What do you bring to this new table?

NVIDIA has been trying to plug the gap and by virtualizing the GPU, is delivering greater compute power to enterprise users without any significant hardware investment. It is a more efficient and scalable form of desktop virtualization, and helps businesses eliminate silos in IT access. We have partnered with companies like VMWare to enable graphics-accelerated desktop virtualization as a service, or Google to integrate the technology in future Chromebooks for the enterprise. Our proprietary solution – GRID provides instant access to powerful applications and collaboration on the go. I strongly feel that with the support of NVIDIA GRID vGPU with VMware Horizon 6 built on vSphere, the economics and scalability of the virtualization solution are even better.

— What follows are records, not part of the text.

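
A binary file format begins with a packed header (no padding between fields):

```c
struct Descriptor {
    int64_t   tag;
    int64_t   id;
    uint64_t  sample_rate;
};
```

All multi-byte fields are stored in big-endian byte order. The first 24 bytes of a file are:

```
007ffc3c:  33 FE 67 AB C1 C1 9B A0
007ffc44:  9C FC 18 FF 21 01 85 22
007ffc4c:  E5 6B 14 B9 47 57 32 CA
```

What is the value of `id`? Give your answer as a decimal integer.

`id` follows `tag` (8 bytes), so it starts at byte offset 8 and occupies 8 bytes.
Bytes at offsets 8..15: 9C FC 18 FF 21 01 85 22.
Big-endian stores the most-significant byte at the lowest address.
The bytes are already most-significant first: 0x9CFC18FF21018522.
Top bit is set, so as a signed 64-bit value this is 0x9CFC18FF21018522 − 2^64 = -7134800225612233438.

-7134800225612233438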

Would Indian market welcome this well?

We started looking at India market with this early last year and it is still at early stages but is showing lot of potential. We have several pilots lined up in India and are at evangelizing stage now. Typical cases have a three-year refresh cycle of workstations that might be looking at an infrastructure concept like this. We feel that companies will go about in a phased manner and those with IP issues could be early adopters.

Limiting access serves security but does it not adversely affect collaboration?

There is enough scope for reviews, and collaboration. But once a user logs off, data is off limits. This also saves from dangers of lost devices, thefts etc. It is compatible with all major visual apps and allows for data usage in a collaborative context.

Where does application virtualization fit in with the way consumption models are changing?

VDI captures the move for applications on desktops, and they are being used for general business apps. Grid is a different level of abstraction, and this is because visual computing is a different ballgame. You can virtualize large data sets of complex nature quite easily today.

Is Grid the same as what Supercomputing has been fiddling well with?

Both of them are related but not directly connected. For instance, a Tesla vehicle can be a complete solution about combining large data sets very quickly but some applications like car design may use different kinds of computing.

So many new buzzwords have started dotting the chip segment, like HBM (Hybrid Bandwidth Memory) where Samsung or Hynix or AMD have a headstart on, or like High Memory Cube where Micron is taking a leap or Intel’s TSV (Through Silicon Via) work. How is Nvidia grappling with this new topology and what context does the upcoming Pascal architecture take here?

Nvidia has been focusing on technology in a specific landscape of visualization. We have identified Cloud as a major driver and Grid as part of the solution. We would be launching a SaaS gaming model for consumer markets and things like 4K TV products or convergence devices. Now we are moving strongly and briskly towards complete solutions instead of just compute ingredients. Examples like Self-driving cars or Tesla’s offerings or Machine learning/cognitive abilities in advanced automotives prove that point.

What about the debate on relevance of Moore’s law in current times? Is software replacing hardware there?

That is a moot point. Software today is an always-connected ingredient. Today’s apps are complex, powerful and huge but hardware is still a crucial factor. I feel that optimization of software without hardware is not possible.